The fluidizing effect of DOX on anionic phospholipid membranes, suggested in the literature [179], has been observed in the above thermograms (Figure 23) in terms of peak broadening and flattening. These peak shape changes can be numerically represented as the ratio between the peak width at half peak height (W0.5) and the peak height (H). For example, in binary mixtures of 10 mol% DPPG and 90 mol% DPPC increasing DOX concentrations cause a continuous increase of the W0.5 / H coefficient i.e. membrane fluidizing until 100 eq%

of DOX are reached (Figure 25, solid line). Beyond this mark the membrane fluidity steeply

declines and crystalline complexes are bound in the final stage. Interestingly, the MB yield follows the same progression as represented by the dashed line plot. This finding together with several further examples later on corroborates the hypothesis that the phospholipid cooperativity is a major factor for the stability of MB shell. This opinion has already been maintained by other authors and witnessed by fluorescence microscopy [14, 79, 93].

Figure 25: Transition peak flattening and broadening (solid line) of peak 1, appearing at about 41°C, in binary mixtures of 10 mol% DPPG and 90 mol% DPPC at DOX concentrations, increasing from 0 eq% to 180 eq%

according to the concentration of DPPG. The dashed line represents the progression of MB yield produced upon mechanical agitation.

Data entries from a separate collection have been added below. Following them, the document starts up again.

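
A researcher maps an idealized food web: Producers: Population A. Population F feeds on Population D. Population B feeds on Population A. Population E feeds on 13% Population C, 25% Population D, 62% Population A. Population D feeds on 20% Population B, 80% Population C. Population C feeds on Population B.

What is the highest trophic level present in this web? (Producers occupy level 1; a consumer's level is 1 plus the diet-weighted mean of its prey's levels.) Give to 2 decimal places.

4.80

Population B: 1 + 1 = 2
Population C: 1 + 2 = 3
Population D: 1 + (0.2×2 + 0.8×3) = 3.8
Population E: 1 + (0.13×3 + 0.25×3.8 + 0.62×1) = 2.96
Population F: 1 + 3.8 = 4.8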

The key result of this study was the selection of suitable concentrations for the formulation of DOX-loaded liposomal MB precursors. The choice criteria for the optimum formulation range were: a) the highest molar ratio between DOX and total phospholipid (greatest loading amount of DOX); and b) the highest bilayer fluidity derived from the lowest height of the melting peak, arising below 41 °C (peak 1). The selected interval of 20 mol% DPPG and between 60 eq% and 100 eq% DOX satisfied both requirements, although a better membrane fluidity was existing under 10 mol% DPPG and 100 eq% DOX, yet the drug loading was then lower. Further on in this work, the range of 20 mol% DPPG and 60 eq% to 100 eq% DOX will be used as a milestone for further optimizations and development of DOX-loaded MBs.